In our most recent edition of 2-Minute Tuesdays, Sr. Manager of Customer Education Trevor Bernatchez, outlines the importance of knowing how to find, and act upon, your restaurant’s product usage.
Read on to learn more, or watch the whole video (~2 mins) above.
Once you’ve taken two full inventory counts, as well as kept record of your received product between those counts, you’ll be able to calculate your usage.
As a definition, usage is the amount of a product or category of products that you are depleting from stock between any two inventory counts. In other words, the amount of each item that was used between these two inventories.

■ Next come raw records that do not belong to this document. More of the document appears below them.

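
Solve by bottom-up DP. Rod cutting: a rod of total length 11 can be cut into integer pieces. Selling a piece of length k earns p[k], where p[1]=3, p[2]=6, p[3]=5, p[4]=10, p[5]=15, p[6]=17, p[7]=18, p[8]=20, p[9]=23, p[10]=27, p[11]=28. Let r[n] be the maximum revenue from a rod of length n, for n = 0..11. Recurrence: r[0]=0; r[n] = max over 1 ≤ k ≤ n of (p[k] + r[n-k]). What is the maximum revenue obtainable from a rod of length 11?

   n    0    1    2    3    4    5    6    7    8    9   10   11
r[n]    0    3    6    9   12   15   18   21   24   27   30   33

33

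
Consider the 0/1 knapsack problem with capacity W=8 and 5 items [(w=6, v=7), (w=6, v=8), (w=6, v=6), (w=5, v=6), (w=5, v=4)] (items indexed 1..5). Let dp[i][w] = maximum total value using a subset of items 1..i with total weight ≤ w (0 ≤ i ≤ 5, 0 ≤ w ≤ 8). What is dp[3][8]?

i\w   0   1   2   3   4   5   6   7   8
  0   0   0   0   0   0   0   0   0   0
  1   0   0   0   0   0   0   7   7   7
  2   0   0   0   0   0   0   8   8   8
  3   0   0   0   0   0   0   8   8   8
  4   0   0   0   0   0   6   8   8   8
  5   0   0   0   0   0   6   8   8   8

8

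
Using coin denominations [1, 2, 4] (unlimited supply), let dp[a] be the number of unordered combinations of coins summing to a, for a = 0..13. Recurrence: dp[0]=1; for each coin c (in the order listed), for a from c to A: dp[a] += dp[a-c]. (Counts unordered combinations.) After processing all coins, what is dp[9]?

after  coin     0     1     2     3     4     5     6     7     8     9    10    11    12    13
          1     1     1     1     1     1     1     1     1     1     1     1     1     1     1
          2     1     1     2     2     3     3     4     4     5     5     6     6     7     7
          4     1     1     2     2     4     4     6     6     9     9    12    12    16    16

9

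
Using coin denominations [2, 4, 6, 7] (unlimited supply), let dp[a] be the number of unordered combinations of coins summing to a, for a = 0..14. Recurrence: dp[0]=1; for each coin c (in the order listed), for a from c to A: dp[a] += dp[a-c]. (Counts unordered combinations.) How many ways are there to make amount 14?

9

after  coin     0     1     2     3     4     5     6     7     8     9    10    11    12    13    14
          2     1     0     1     0     1     0     1     0     1     0     1     0     1     0     1
          4     1     0     1     0     2     0     2     0     3     0     3     0     4     0     4
          6     1     0     1     0     2     0     3     0     4     0     5     0     7     0     8
          7     1     0     1     0     2     0     3     1     4     1     5     2     7     3     9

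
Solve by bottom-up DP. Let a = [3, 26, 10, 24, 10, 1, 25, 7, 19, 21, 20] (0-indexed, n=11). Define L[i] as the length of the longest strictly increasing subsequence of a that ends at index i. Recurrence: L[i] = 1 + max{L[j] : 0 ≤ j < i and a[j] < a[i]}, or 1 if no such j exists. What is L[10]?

4

   i    0    1    2    3    4    5    6    7    8    9   10
a[i]    3   26   10   24   10    1   25    7   19   21   20
L[i]    1    2    2    3    2    1    4    2    3    4    4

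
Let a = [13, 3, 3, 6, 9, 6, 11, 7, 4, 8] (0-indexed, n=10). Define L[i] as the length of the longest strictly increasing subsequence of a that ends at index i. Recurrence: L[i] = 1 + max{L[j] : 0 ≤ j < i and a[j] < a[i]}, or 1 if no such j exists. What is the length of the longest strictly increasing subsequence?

4

   i    0    1    2    3    4    5    6    7    8    9
a[i]   13    3    3    6    9    6   11    7    4    8
L[i]    1    1    1    2    3    2    4    3    2    4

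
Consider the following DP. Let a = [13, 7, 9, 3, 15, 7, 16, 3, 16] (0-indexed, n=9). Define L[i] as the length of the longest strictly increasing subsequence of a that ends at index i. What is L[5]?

   i    0    1    2    3    4    5    6    7    8
a[i]   13    7    9    3   15    7   16    3   16
L[i]    1    1    2    1    3    2    4    1    4

2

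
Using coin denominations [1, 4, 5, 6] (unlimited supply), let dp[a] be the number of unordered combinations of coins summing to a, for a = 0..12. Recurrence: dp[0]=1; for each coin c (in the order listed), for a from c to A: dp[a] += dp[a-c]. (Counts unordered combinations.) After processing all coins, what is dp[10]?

8

after  coin     0     1     2     3     4     5     6     7     8     9    10    11    12
          1     1     1     1     1     1     1     1     1     1     1     1     1     1
          4     1     1     1     1     2     2     2     2     3     3     3     3     4
          5     1     1     1     1     2     3     3     3     4     5     6     6     7
          6     1     1     1     1     2     3     4     4     5     6     8     9    11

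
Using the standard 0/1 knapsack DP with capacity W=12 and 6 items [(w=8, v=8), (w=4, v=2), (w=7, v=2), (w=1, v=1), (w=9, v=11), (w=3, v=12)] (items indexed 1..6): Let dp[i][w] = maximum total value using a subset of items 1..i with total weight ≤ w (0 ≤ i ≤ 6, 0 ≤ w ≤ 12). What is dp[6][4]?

i\w   0   1   2   3   4   5   6   7   8   9  10  11  12
  0   0   0   0   0   0   0   0   0   0   0   0   0   0
  1   0   0   0   0   0   0   0   0   8   8   8   8   8
  2   0   0   0   0   2   2   2   2   8   8   8   8  10
  3   0   0   0   0   2   2   2   2   8   8   8   8  10
  4   0   1   1   1   2   3   3   3   8   9   9   9  10
  5   0   1   1   1   2   3   3   3   8  11  12  12  12
  6   0   1   1  12  13  13  13  14  15  15  15  20  23

13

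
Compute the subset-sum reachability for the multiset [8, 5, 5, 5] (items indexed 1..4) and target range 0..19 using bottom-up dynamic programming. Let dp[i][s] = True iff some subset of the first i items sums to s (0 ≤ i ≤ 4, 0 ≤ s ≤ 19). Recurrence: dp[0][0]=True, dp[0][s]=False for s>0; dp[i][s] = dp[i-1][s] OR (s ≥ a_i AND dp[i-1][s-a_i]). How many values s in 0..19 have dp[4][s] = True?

7

i\s   0   1   2   3   4   5   6   7   8   9  10  11  12  13  14  15  16  17  18  19
  0   T   F   F   F   F   F   F   F   F   F   F   F   F   F   F   F   F   F   F   F
  1   T   F   F   F   F   F   F   F   T   F   F   F   F   F   F   F   F   F   F   F
  2   T   F   F   F   F   T   F   F   T   F   F   F   F   T   F   F   F   F   F   F
  3   T   F   F   F   F   T   F   F   T   F   T   F   F   T   F   F   F   F   T   F
  4   T   F   F   F   F   T   F   F   T   F   T   F   F   T   F   T   F   F   T   F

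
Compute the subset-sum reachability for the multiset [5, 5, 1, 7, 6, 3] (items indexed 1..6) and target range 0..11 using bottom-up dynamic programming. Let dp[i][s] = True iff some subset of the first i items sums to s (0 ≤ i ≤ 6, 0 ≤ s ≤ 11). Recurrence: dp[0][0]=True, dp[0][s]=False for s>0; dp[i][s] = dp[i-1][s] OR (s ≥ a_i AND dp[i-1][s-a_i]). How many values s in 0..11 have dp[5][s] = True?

i\s   0   1   2   3   4   5   6   7   8   9  10  11
  0   T   F   F   F   F   F   F   F   F   F   F   F
  1   T   F   F   F   F   T   F   F   F   F   F   F
  2   T   F   F   F   F   T   F   F   F   F   T   F
  3   T   T   F   F   F   T   T   F   F   F   T   T
  4   T   T   F   F   F   T   T   T   T   F   T   T
  5   T   T   F   F   F   T   T   T   T   F   T   T
  6   T   T   F   T   T   T   T   T   T   T   T   T

8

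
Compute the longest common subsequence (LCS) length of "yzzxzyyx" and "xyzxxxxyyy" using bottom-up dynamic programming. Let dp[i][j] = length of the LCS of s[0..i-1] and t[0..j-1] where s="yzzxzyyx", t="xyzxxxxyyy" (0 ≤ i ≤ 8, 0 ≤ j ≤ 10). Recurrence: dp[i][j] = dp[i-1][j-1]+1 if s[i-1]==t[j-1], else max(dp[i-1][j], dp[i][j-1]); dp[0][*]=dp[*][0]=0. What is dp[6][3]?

   ''  x  y  z  x  x  x  x  y  y  y
''  0  0  0  0  0  0  0  0  0  0  0
 y  0  0  1  1  1  1  1  1  1  1  1
 z  0  0  1  2  2  2  2  2  2  2  2
 z  0  0  1  2  2  2  2  2  2  2  2
 x  0  1  1  2  3  3  3  3  3  3  3
 z  0  1  1  2  3  3  3  3  3  3  3
 y  0  1  2  2  3  3  3  3  4  4  4
 y  0  1  2  2  3  3  3  3  4  5  5
 x  0  1  2  2  3  4  4  4  4  5  5

2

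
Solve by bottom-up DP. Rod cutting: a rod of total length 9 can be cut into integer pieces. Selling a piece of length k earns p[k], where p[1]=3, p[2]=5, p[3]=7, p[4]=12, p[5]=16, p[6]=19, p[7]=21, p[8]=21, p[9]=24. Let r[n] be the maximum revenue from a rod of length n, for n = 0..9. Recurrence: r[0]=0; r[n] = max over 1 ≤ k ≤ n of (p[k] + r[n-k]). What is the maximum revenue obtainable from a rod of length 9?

   n    0    1    2    3    4    5    6    7    8    9
r[n]    0    3    6    9   12   16   19   22   25   28

28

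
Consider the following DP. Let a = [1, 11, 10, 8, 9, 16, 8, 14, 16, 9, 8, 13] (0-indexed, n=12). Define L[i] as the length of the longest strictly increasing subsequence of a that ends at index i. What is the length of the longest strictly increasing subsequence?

5

   i    0    1    2    3    4    5    6    7    8    9   10   11
a[i]    1   11   10    8    9   16    8   14   16    9    8   13
L[i]    1    2    2    2    3    4    2    4    5    3    2    4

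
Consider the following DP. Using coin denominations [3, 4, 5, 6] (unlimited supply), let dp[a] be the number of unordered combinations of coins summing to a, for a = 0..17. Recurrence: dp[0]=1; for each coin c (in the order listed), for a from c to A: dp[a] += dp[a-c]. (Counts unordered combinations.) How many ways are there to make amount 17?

7

after  coin     0     1     2     3     4     5     6     7     8     9    10    11    12    13    14    15    16    17
          3     1     0     0     1     0     0     1     0     0     1     0     0     1     0     0     1     0     0
          4     1     0     0     1     1     0     1     1     1     1     1     1     2     1     1     2     2     1
          5     1     0     0     1     1     1     1     1     2     2     2     2     3     3     3     4     4     4
          6     1     0     0     1     1     1     2     1     2     3     3     3     5     4     5     7     7     7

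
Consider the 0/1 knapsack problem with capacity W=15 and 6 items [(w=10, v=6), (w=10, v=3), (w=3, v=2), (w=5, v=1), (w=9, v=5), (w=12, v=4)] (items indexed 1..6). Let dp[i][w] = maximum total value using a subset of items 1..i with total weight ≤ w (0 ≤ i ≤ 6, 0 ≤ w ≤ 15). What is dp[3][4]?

2

i\w   0   1   2   3   4   5   6   7   8   9  10  11  12  13  14  15
  0   0   0   0   0   0   0   0   0   0   0   0   0   0   0   0   0
  1   0   0   0   0   0   0   0   0   0   0   6   6   6   6   6   6
  2   0   0   0   0   0   0   0   0   0   0   6   6   6   6   6   6
  3   0   0   0   2   2   2   2   2   2   2   6   6   6   8   8   8
  4   0   0   0   2   2   2   2   2   3   3   6   6   6   8   8   8
  5   0   0   0   2   2   2   2   2   3   5   6   6   7   8   8   8
  6   0   0   0   2   2   2   2   2   3   5   6   6   7   8   8   8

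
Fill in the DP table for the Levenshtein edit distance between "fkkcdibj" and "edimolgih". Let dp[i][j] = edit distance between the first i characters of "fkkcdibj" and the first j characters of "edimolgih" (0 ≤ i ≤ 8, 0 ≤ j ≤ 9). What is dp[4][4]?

   ''  e  d  i  m  o  l  g  i  h
''  0  1  2  3  4  5  6  7  8  9
 f  1  1  2  3  4  5  6  7  8  9
 k  2  2  2  3  4  5  6  7  8  9
 k  3  3  3  3  4  5  6  7  8  9
 c  4  4  4  4  4  5  6  7  8  9
 d  5  5  4  5  5  5  6  7  8  9
 i  6  6  5  4  5  6  6  7  7  8
 b  7  7  6  5  5  6  7  7  8  8
 j  8  8  7  6  6  6  7  8  8  9

4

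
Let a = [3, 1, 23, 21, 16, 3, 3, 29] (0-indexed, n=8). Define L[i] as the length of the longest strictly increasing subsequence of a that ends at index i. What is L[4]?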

Before we jump into how to actually calculate your usage it’s important to understand what makes up one ‘inventory cycle’ or ‘inventory period.’
Your first count is the ‘starting inventory’ and your second count is the ‘ending inventory,’ the beginning and end of your inventory cycle. Having a start and an end will allow you to determine your usage.

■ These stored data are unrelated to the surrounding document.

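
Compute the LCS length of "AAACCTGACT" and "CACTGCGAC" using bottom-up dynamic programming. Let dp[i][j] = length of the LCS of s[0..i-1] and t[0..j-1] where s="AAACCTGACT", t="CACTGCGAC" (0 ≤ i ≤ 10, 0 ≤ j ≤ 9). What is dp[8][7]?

   ''  C  A  C  T  G  C  G  A  C
''  0  0  0  0  0  0  0  0  0  0
 A  0  0  1  1  1  1  1  1  1  1
 A  0  0  1  1  1  1  1  1  2  2
 A  0  0  1  1  1  1  1  1  2  2
 C  0  1  1  2  2  2  2  2  2  3
 C  0  1  1  2  2  2  3  3  3  3
 T  0  1  1  2  3  3  3  3  3  3
 G  0  1  1  2  3  4  4  4  4  4
 A  0  1  2  2  3  4  4  4  5  5
 C  0  1  2  3  3  4  5  5  5  6
 T  0  1  2  3  4  4  5  5  5  6

4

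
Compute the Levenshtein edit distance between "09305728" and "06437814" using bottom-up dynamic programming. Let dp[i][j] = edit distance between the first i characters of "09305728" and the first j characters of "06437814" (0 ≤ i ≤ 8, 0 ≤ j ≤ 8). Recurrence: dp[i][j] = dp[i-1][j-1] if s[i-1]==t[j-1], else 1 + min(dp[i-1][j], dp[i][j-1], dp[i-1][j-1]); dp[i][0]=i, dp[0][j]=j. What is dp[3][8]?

   ''  0  6  4  3  7  8  1  4
''  0  1  2  3  4  5  6  7  8
 0  1  0  1  2  3  4  5  6  7
 9  2  1  1  2  3  4  5  6  7
 3  3  2  2  2  2  3  4  5  6
 0  4  3  3  3  3  3  4  5  6
 5  5  4  4  4  4  4  4  5  6
 7  6  5  5  5  5  4  5  5  6
 2  7  6  6  6  6  5  5  6  6
 8  8  7  7  7  7  6  5  6  7

6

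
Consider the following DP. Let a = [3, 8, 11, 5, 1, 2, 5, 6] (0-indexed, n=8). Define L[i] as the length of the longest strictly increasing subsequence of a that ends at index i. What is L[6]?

   i    0    1    2    3    4    5    6    7
a[i]    3    8   11    5    1    2    5    6
L[i]    1    2    3    2    1    2    3    4

3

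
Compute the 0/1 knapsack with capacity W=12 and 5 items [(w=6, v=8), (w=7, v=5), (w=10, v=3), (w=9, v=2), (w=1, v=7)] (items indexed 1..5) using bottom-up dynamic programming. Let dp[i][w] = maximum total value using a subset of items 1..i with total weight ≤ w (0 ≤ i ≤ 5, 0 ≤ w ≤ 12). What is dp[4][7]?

8

i\w   0   1   2   3   4   5   6   7   8   9  10  11  12
  0   0   0   0   0   0   0   0   0   0   0   0   0   0
  1   0   0   0   0   0   0   8   8   8   8   8   8   8
  2   0   0   0   0   0   0   8   8   8   8   8   8   8
  3   0   0   0   0   0   0   8   8   8   8   8   8   8
  4   0   0   0   0   0   0   8   8   8   8   8   8   8
  5   0   7   7   7   7   7   8  15  15  15  15  15  15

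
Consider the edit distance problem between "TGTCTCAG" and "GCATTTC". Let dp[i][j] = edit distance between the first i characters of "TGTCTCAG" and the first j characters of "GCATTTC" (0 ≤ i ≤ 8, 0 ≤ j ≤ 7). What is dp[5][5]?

   ''  G  C  A  T  T  T  C
''  0  1  2  3  4  5  6  7
 T  1  1  2  3  3  4  5  6
 G  2  1  2  3  4  4  5  6
 T  3  2  2  3  3  4  4  5
 C  4  3  2  3  4  4  5  4
 T  5  4  3  3  3  4  4  5
 C  6  5  4  4  4  4  5  4
 A  7  6  5  4  5  5  5  5
 G  8  7  6  5  5  6  6  6

4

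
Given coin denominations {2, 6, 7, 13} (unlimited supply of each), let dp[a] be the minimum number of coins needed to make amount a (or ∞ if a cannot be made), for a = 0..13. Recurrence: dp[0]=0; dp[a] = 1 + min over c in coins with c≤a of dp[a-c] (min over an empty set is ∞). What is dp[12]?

 a  0  1  2  3  4  5  6  7  8  9 10 11 12 13
dp  0  -  1  -  2  -  1  1  2  2  3  3  2  1
(- denotes ∞ / unreachable)

2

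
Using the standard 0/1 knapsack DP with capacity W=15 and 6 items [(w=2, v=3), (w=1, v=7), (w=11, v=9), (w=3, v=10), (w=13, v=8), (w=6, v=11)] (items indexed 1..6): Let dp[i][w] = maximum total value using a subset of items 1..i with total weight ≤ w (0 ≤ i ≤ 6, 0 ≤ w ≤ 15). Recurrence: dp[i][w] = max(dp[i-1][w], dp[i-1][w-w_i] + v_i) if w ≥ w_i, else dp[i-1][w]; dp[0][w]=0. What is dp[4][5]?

i\w   0   1   2   3   4   5   6   7   8   9  10  11  12  13  14  15
  0   0   0   0   0   0   0   0   0   0   0   0   0   0   0   0   0
  1   0   0   3   3   3   3   3   3   3   3   3   3   3   3   3   3
  2   0   7   7  10  10  10  10  10  10  10  10  10  10  10  10  10
  3   0   7   7  10  10  10  10  10  10  10  10  10  16  16  19  19
  4   0   7   7  10  17  17  20  20  20  20  20  20  20  20  20  26
  5   0   7   7  10  17  17  20  20  20  20  20  20  20  20  20  26
  6   0   7   7  10  17  17  20  20  20  21  28  28  31  31  31  31

17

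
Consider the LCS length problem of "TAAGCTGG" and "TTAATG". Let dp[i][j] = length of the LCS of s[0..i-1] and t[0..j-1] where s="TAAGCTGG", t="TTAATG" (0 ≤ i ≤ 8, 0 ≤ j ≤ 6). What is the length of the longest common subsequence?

   ''  T  T  A  A  T  G
''  0  0  0  0  0  0  0
 T  0  1  1  1  1  1  1
 A  0  1  1  2  2  2  2
 A  0  1  1  2  3  3  3
 G  0  1  1  2  3  3  4
 C  0  1  1  2  3  3  4
 T  0  1  2  2  3  4  4
 G  0  1  2  2  3  4  5
 G  0  1  2  2  3  4  5

5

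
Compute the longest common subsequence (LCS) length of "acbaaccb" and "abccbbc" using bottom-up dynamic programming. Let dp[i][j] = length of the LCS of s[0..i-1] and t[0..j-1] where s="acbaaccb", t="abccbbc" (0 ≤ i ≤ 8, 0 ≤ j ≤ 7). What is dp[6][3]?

   ''  a  b  c  c  b  b  c
''  0  0  0  0  0  0  0  0
 a  0  1  1  1  1  1  1  1
 c  0  1  1  2  2  2  2  2
 b  0  1  2  2  2  3  3  3
 a  0  1  2  2  2  3  3  3
 a  0  1  2  2  2  3  3  3
 c  0  1  2  3  3  3  3  4
 c  0  1  2  3  4  4  4  4
 b  0  1  2  3  4  5  5  5

3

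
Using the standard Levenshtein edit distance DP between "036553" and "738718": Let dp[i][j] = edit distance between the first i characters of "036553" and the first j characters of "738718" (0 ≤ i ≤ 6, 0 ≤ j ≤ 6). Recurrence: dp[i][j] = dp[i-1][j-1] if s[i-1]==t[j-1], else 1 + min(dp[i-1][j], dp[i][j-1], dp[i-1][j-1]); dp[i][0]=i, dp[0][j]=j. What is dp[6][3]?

5

   ''  7  3  8  7  1  8
''  0  1  2  3  4  5  6
 0  1  1  2  3  4  5  6
 3  2  2  1  2  3  4  5
 6  3  3  2  2  3  4  5
 5  4  4  3  3  3  4  5
 5  5  5  4  4  4  4  5
 3  6  6  5  5  5  5  5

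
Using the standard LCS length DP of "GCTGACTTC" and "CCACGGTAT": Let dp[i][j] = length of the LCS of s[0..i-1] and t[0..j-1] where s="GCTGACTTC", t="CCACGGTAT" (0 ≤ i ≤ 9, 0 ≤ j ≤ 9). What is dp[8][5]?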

Since inventory and usage are rolling, ever evolving numbers, the ‘ending inventory’ for this cycle will become the ‘starting inventory’ for your next cycle, and so on.
On your inventory spreadsheet, create a new sheet or tab with the following columns: product name, unit size, starting inventory, received inventory (the amount taken in from deliveries), and ending inventory.

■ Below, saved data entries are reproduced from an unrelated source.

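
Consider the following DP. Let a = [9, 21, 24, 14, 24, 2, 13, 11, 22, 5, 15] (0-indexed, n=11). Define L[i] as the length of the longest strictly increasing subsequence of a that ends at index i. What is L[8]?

   i    0    1    2    3    4    5    6    7    8    9   10
a[i]    9   21   24   14   24    2   13   11   22    5   15
L[i]    1    2    3    2    3    1    2    2    3    2    3

3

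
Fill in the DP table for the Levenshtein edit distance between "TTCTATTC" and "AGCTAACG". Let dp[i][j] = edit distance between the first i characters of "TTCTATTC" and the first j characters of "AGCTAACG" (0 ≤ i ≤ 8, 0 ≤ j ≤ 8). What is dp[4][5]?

   ''  A  G  C  T  A  A  C  G
''  0  1  2  3  4  5  6  7  8
 T  1  1  2  3  3  4  5  6  7
 T  2  2  2  3  3  4  5  6  7
 C  3  3  3  2  3  4  5  5  6
 T  4  4  4  3  2  3  4  5  6
 A  5  4  5  4  3  2  3  4  5
 T  6  5  5  5  4  3  3  4  5
 T  7  6  6  6  5  4  4  4  5
 C  8  7  7  6  6  5  5  4  5

3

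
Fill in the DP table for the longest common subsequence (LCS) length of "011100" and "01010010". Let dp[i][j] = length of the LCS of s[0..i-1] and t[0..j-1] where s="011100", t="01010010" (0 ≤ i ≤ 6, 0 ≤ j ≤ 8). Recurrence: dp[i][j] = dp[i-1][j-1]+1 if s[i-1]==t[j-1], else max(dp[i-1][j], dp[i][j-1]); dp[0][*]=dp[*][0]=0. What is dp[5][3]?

3

   ''  0  1  0  1  0  0  1  0
''  0  0  0  0  0  0  0  0  0
 0  0  1  1  1  1  1  1  1  1
 1  0  1  2  2  2  2  2  2  2
 1  0  1  2  2  3  3  3  3  3
 1  0  1  2  2  3  3  3  4  4
 0  0  1  2  3  3  4  4  4  5
 0  0  1  2  3  3  4  5  5  5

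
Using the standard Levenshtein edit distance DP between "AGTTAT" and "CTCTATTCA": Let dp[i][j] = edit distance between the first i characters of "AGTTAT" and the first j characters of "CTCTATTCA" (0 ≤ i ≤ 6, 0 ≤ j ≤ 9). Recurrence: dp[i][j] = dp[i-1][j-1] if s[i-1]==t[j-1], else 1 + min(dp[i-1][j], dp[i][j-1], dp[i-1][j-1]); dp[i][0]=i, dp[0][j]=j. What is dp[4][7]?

5

   ''  C  T  C  T  A  T  T  C  A
''  0  1  2  3  4  5  6  7  8  9
 A  1  1  2  3  4  4  5  6  7  8
 G  2  2  2  3  4  5  5  6  7  8
 T  3  3  2  3  3  4  5  5  6  7
 T  4  4  3  3  3  4  4  5  6  7
 A  5  5  4  4  4  3  4  5  6  6
 T  6  6  5  5  4  4  3  4  5  6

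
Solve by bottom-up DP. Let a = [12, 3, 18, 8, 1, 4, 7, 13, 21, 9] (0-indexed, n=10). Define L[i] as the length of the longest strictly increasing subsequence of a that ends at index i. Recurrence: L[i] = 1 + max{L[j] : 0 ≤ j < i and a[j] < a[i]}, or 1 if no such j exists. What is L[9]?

4

   i    0    1    2    3    4    5    6    7    8    9
a[i]   12    3   18    8    1    4    7   13   21    9
L[i]    1    1    2    2    1    2    3    4    5    4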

Once that is all lined up, just fill in the necessary info and follow this Inventory Usage Formula to find your product usage for this inventory period.
Take your starting inventory, add any received product from deliveries or transfers, subtract your ending inventory for this period and the remaining value will represent your usage for this inventory period.
This usage number is one of the most important elements in running a successful restaurant.
As you complete more inventory cycles, you’ll start to see some trends in your product usage that can help you make smarter ordering decisions.
You’ll be able to tell how much product you go through in week vs. how much you are sitting on in house.
Unless you are a really cash-rich bar, if you are sitting on more than 3 weeks of inventory in house then you should probably think about slowing down your spending a bit to open up the business’s cash flow.
Hopefully, you have a better understanding of how to calculate usage at your restaurant, and why it’s vital to your success. Now, just repeat what we talked about here on a regular basis and you’ll be well on your way to running a more profitable restaurant.